Eventual-Inc / Daft

Distributed DataFrame for Python designed for the cloud, powered by Rust
https://getdaft.io
Apache License 2.0
1.79k stars 108 forks source link

[CHORE] Add usr msg for df.explain(show_all=True) #2081

Closed avriiil closed 1 month ago

avriiil commented 1 month ago

Suggestion to add a line to highlight show_all=True to get more info about dataframe incl. num_partitions.
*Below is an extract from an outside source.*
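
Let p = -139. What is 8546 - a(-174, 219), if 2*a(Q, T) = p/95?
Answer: 1623879/190 ≈ 8546.7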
CONTEXT: with Dask I'm used to calling df (without a compute/collect) to get a sense of my dataframe structure. I particularly like seeing how many partitions I have. Screenshot below to compare outputs.

image

I made a suggestion here based on the assumption that we'll want to keep df and df.explain(show_all=False) away from running the optimizer. Instead we could point people to df.explain(show_all=True) as the place to get a birds-eye view of their dataframe layout. Thoughts welcome!

jaychia commented 1 month ago

Seems fine to me, could you also share a screenshot of the outputs after the change?

jaychia commented 1 month ago

Bump on this @avriiil !

avriiil commented 1 month ago

Thanks @jaychia, this one slipped through the cracks! Here's a screenshot:

image
avriiil commented 1 month ago

@jaychia done!